I kind of like that idea. Something like a backpack is a large item that can hold 10 medium items, or a pouch is a medium item that can hold 10 small items. That's pretty cool.

Kadzar
2014-11-10, 02:01 AM
I've come across two good systems for this. The first is the anti-hammerspace item tracker (http://rottenpulp.blogspot.com/2012/06/matt-rundles-anti-hammerspace-item.html), which turns your inventory into a bunch of slots, rather than one big sack of all your accumulated crap.

The second is Stars Without Number (http://rpg.drivethrustuff.com/product/86467/Stars-Without-Number-Free-Edition)'s system, which gives all items an encumbrance value: most things are 1 encumbrance, unless they're large or heavy, like a two-handed weapon or heavy armor, in which case they're 2 encumbrance. Very small things don't count against encumbrance unless you have a lot of them.

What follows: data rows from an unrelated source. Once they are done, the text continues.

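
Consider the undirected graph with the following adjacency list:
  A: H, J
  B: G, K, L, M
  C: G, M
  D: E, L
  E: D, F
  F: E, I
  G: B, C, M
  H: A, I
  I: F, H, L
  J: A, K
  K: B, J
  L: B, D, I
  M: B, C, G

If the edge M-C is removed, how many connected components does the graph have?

M and C are still connected via M-G-C, so the component count stays at 1.

1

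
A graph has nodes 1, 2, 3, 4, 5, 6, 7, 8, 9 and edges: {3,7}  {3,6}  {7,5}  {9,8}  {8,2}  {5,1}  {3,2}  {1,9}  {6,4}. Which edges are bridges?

3-6, 4-6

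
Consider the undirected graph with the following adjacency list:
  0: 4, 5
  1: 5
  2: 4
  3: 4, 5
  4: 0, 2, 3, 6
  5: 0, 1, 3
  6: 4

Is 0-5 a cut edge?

After removing 0-5, the path 0-4-3-5 still connects them, so the edge is not a bridge.

No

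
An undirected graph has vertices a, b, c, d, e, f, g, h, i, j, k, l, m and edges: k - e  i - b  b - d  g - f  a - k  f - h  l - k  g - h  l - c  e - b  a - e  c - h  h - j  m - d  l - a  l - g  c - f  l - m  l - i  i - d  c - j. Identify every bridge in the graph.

The edges on the cycle g-f-h-g are not bridges since each lies on that cycle.
Every edge lies on some cycle, so there are no bridges.

none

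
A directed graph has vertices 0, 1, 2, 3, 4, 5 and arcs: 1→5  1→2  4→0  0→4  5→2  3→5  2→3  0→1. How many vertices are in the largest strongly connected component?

3

{2, 3, 5} are all mutually reachable — one SCC of size 3.
{0, 4} are all mutually reachable — one SCC of size 2.
{1} is an SCC by itself.
The largest has 3 vertices.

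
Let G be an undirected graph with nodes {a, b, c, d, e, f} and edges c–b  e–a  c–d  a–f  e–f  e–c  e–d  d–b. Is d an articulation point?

No

Deleting d leaves 1 component (was 1) (its neighbors b, c, e remain connected to each other), so d is not a cut vertex.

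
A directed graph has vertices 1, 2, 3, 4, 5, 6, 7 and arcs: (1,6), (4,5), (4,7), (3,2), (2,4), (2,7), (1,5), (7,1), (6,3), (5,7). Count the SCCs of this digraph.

1

{1, 2, 3, 4, 5, 6, 7} are all mutually reachable — one SCC of size 7.
That gives 1 strongly connected component.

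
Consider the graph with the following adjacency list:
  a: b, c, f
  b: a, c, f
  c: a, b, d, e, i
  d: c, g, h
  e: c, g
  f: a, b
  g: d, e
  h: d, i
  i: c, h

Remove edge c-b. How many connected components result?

1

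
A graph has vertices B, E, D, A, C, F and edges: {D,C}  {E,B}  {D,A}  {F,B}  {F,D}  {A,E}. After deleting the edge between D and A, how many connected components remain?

1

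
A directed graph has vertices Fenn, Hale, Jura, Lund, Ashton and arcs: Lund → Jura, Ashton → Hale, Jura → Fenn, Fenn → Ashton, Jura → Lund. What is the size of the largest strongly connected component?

{Jura, Lund} are all mutually reachable — one SCC of size 2.
{Hale} is an SCC by itself.
{Fenn} is an SCC by itself.
{Ashton} is an SCC by itself.
The largest has 2 vertices.

2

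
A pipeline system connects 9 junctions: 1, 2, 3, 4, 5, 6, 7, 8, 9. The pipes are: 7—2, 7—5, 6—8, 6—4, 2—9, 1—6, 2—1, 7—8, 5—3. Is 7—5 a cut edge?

Yes

Removing 7—5 leaves no path between 7 and 5: the component count goes from 1 to 2. So it is a bridge.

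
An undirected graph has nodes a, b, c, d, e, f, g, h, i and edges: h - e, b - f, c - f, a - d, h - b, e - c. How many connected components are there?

g is isolated — a component by itself.
i is isolated — a component by itself.
Starting from a we can reach a, d. That is one component of size 2.
Starting from b we can reach b, c, e, f, h. That is one component of size 5.
Total: 4 components.

4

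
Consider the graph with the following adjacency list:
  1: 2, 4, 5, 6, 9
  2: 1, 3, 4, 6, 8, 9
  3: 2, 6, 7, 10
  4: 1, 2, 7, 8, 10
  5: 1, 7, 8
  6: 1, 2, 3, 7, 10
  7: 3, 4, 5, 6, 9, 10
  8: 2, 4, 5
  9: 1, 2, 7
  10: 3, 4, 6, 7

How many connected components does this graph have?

1

Starting from 1 we can reach 1, 2, 3, 4, 5, 6, 7, 8, 9, 10. That is one component of size 10.
Total: 1 component.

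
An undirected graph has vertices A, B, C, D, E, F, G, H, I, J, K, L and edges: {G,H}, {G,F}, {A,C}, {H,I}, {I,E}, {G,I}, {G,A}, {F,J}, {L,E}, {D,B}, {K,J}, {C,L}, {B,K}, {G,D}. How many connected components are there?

1

Starting from A we can reach A, B, C, D, E, F, G, H, I, J, K, L. That is one component of size 12.
Total: 1 component.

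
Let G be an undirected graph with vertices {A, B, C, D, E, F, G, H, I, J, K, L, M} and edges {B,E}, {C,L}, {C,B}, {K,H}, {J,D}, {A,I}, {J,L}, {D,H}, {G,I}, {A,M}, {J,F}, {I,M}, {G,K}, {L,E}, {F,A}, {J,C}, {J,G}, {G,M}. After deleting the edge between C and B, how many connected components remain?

1

C and B are still connected via C-L-E-B, so the component count stays at 1.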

Then you can have half your strength value in readied items, which means you can draw or use them as part of an action, and you can carry your full strength value in stowed items, which means you need to take a full round to dig them out.

Aedilred
2014-11-10, 05:22 AM
As a GM in PbP games, I manage and enforce encumbrance at least to some extent. As a player in pen-and-paper games, I buy a cart.

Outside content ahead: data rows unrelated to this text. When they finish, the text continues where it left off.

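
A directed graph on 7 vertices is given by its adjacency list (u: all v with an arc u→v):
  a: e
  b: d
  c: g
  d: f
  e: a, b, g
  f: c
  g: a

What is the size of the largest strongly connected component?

7

{a, b, c, d, e, f, g} are all mutually reachable — one SCC of size 7.
The largest has 7 vertices.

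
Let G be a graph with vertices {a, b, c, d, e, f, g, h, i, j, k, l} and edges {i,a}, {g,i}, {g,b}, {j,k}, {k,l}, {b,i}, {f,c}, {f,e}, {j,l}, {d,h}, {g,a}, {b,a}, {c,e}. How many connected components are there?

4

Starting from d we can reach d, h. That is one component of size 2.
Starting from j we can reach j, k, l. That is one component of size 3.
Starting from c we can reach c, e, f. That is one component of size 3.
Starting from a we can reach a, b, g, i. That is one component of size 4.
Total: 4 components.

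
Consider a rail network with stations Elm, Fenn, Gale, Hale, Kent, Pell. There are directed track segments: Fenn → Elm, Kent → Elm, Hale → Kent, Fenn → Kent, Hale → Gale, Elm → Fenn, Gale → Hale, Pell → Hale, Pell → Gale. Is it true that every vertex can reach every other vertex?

No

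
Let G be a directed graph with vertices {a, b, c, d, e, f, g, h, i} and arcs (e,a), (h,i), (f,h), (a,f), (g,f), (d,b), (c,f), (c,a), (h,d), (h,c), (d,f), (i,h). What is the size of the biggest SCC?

{a, c, d, f, h, i} are all mutually reachable — one SCC of size 6.
{g} is an SCC by itself.
{b} is an SCC by itself.
{e} is an SCC by itself.
The largest has 6 vertices.

6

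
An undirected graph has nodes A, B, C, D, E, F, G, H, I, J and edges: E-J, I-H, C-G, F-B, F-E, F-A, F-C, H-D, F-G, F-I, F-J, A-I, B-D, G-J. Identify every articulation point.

F

Removing F increases the component count from 1 to 2, so F is a cut vertex.
By contrast removing H leaves 1 component; it is not a cut vertex. No other vertex is a cut vertex either.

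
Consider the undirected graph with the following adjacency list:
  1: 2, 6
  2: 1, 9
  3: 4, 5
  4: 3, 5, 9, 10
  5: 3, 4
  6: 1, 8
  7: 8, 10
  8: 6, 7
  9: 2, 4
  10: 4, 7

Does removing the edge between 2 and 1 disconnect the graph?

No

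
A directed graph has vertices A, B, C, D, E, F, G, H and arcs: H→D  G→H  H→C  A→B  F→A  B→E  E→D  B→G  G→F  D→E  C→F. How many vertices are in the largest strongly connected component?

{A, B, C, F, G, H} are all mutually reachable — one SCC of size 6.
{D, E} are all mutually reachable — one SCC of size 2.
The largest has 6 vertices.

6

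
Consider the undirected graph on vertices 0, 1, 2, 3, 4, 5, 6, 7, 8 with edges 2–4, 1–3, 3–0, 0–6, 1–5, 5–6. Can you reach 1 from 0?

From 0 we can reach 0, 1, 3, 5, 6, which includes 1.

Yes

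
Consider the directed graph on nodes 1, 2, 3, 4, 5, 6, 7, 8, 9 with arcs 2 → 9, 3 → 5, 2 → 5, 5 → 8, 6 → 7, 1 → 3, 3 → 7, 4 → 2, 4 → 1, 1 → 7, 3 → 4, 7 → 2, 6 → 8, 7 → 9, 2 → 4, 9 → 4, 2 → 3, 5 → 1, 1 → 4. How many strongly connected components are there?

3

{1, 2, 3, 4, 5, 7, 9} are all mutually reachable — one SCC of size 7.
{6} is an SCC by itself.
{8} is an SCC by itself.
That gives 3 strongly connected components.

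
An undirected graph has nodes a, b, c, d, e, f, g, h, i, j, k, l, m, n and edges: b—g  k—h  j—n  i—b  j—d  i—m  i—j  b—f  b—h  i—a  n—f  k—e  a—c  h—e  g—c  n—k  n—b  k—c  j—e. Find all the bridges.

d-j, i-m

The edges on the cycle i-a-c-g-b-n-j-i are not bridges since each lies on that cycle.
But removing m—i disconnects m from i; removing j—d disconnects j from d — these are bridges.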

Fortunately, I've never been in a position where either of these solutions hasn't been good enough. In principle I'm in favour of stuff to deal with all the aspects that improve the verisimilitude of a setting, although when it comes to minute fiddly tracking, even if I can be bothered, a lot of people can't.

Jay R
2014-11-10, 09:23 AM
Mathematically, the general form of the knapsack problem (http://en.wikipedia.org/wiki/Knapsack_problem) is NP-hard - which is a mathematical way to say it takes too much time to solve it. It's usually solved approximately, by heuristics.

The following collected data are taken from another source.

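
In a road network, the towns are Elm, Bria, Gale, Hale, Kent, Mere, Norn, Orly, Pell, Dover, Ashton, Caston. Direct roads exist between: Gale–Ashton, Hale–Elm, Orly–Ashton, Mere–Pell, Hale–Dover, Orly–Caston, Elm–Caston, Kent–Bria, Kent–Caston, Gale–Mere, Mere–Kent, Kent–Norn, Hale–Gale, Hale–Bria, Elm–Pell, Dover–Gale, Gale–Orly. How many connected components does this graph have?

Starting from Elm we can reach Elm, Bria, Gale, Hale, Kent, Mere, Norn, Orly, Pell, Dover, Ashton, Caston. That is one component of size 12.
Total: 1 component.

1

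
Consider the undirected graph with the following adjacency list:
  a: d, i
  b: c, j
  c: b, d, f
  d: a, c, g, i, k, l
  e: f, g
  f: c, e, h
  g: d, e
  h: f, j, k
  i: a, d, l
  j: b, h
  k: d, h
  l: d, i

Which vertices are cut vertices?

Removing d increases the component count from 1 to 2, so d is a cut vertex.
By contrast removing i leaves 1 component; it is not a cut vertex. No other vertex is a cut vertex either.

d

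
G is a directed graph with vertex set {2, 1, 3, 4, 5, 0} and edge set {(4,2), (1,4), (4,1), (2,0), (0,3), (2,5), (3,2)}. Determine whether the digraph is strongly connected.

No

There is no directed path from 0 to 4, so the graph is not strongly connected.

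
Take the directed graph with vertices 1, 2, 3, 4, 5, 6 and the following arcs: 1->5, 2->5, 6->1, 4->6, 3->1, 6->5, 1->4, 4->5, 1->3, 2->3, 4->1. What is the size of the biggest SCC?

4

{1, 3, 4, 6} are all mutually reachable — one SCC of size 4.
{2} is an SCC by itself.
{5} is an SCC by itself.
The largest has 4 vertices.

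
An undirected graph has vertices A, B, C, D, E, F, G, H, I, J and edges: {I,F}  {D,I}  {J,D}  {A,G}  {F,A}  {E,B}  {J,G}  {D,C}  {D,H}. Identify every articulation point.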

The non-mathematical equivalence is that tracking both weight and size for packing takes way too much time, and should be approximately solved by heuristics. If somebody wants to grab something in a hurry (a weapon, wand, spell component, etc.), I want to know where it's being kept. You don't walk around with four large weapons on your belt, or three staffs in your hands.

But except for specific items, I ignore it, like most players and DMs.

valadil
2014-11-10, 10:27 AM
I kind of like that idea. Something like a backpack is a large item that can hold 10 medium items, or a pouch is a medium item that can hold 10 small items. That's pretty cool.

Hopefully I'll get around to finishing that system some year. Feel free to steal it if it works for you.

Jay R
2014-11-10, 02:16 PM
Hopefully I'll get around to finishing that system some year. Feel free to steal it if it works for you.

When you design a system, have somebody playtest it by trying to optimize encumbrance with it. That's how you'll find the problems.

Lord Torath
2014-11-10, 02:39 PM
I enforce encumbrance at character creation, and at low levels. Once someone has a bag of holding or a pair of pack horses it becomes less of an issue.

As a player, I always try to keep my encumbrance low enough to still permit full-speed movement.

Knaight
2014-11-10, 05:11 PM
I generally favor just not having codified encumbrance systems. If there is one, having it get in the way less than tracking every pound is nice. Torchbearer comes to mind here - it generally works off of volume, backpacks and similar really matter a whole bunch, so on and so forth.